Данайцы
Шрифт:
Он не признал меня в лицо, документов же при мне не случилось никаких, кроме трепаной телефонной квитанции. (Впрочем, даже если бы при мне был паспорт, проку от него не вышло бы никакого. Даже наоборот: документы, переданные нам Александром по приземлении, хотя и с вклеенными нашими фотографиями, были выписаны на вымышленные фамилии. На те самые фамилии, на которые оформлялись перед стартом – во избежание каких-то там финансовых неурядиц – все наши с Юлией счета и собственность.) Я думал, что субчик тотчас откланяется. Однако он не только не ушел, но еще заказал за мой счет пива с маслинами. Потом попросил улыбочку, пару раз, стараясь захватить стол и полуголых девок у бара, щелкнул меня своей мыльницей и включил диктофон. Разговор у нас поначалу не клеился.

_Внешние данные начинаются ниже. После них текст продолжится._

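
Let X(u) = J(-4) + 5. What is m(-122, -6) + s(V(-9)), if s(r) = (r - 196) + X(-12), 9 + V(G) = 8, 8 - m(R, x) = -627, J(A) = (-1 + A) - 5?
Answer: 433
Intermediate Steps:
J(A) = -6 + A
m(R, x) = 635 (m(R, x) = 8 - 1*(-627) = 8 + 627 = 635)
X(u) = -5 (X(u) = (-6 - 4) + 5 = -10 + 5 = -5)
V(G) = -1 (V(G) = -9 + 8 = -1)
s(r) = -201 + r (s(r) = (r - 196) - 5 = (-196 + r) - 5 = -201 + r)
m(-122, -6) + s(V(-9)) = 635 + (-201 - 1) = 635 - 202 = 433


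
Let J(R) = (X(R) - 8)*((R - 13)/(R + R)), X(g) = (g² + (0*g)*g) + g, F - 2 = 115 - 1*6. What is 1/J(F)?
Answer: 111/608776 ≈ 0.00018233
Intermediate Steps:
F = 111 (F = 2 + (115 - 1*6) = 2 + (115 - 6) = 2 + 109 = 111)
X(g) = g + g² (X(g) = (g² + 0*g) + g = (g² + 0) + g = g² + g = g + g²)
J(R) = (-13 + R)*(-8 + R*(1 + R))/(2*R) (J(R) = (R*(1 + R) - 8)*((R - 13)/(R + R)) = (-8 + R*(1 + R))*((-13 + R)/((2*R))) = (-8 + R*(1 + R))*((-13 + R)*(1/(2*R))) = (-8 + R*(1 + R))*((-13 + R)/(2*R)) = (-13 + R)*(-8 + R*(1 + R))/(2*R))
1/J(F) = 1/(-21/2 + (½)*111² - 6*111 + 52/111) = 1/(-21/2 + (½)*12321 - 666 + 52*(1/111)) = 1/(-21/2 + 12321/2 - 666 + 52/111) = 1/(608776/111) = 111/608776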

Меня развезло, и я думал только о том, как бы скорей ретироваться. Однако каким-то образом субчику удалось разговорить
– Откуда, – говорю, – вам известно об этом?
– А вы читайте газеты…
– А не читаю, – говорю, – я ваших газет.
– Ну, хорошо, а вы хотя бы сознаете тот факт, что если вас действительно признают тем, за кого вы себя выдаете, вас немедленно арестуют?
– Меня? – уточняю, – героя космоса? За что?
– Это слух, но я заявляю с полной ответственностью: как только человек, который находится сейчас на пути к Юпитеру (я излагаю, так сказать, подцензурную позицию), так вот – как только этот человек вернется обратно, он будет арестован по подозрению в убийстве.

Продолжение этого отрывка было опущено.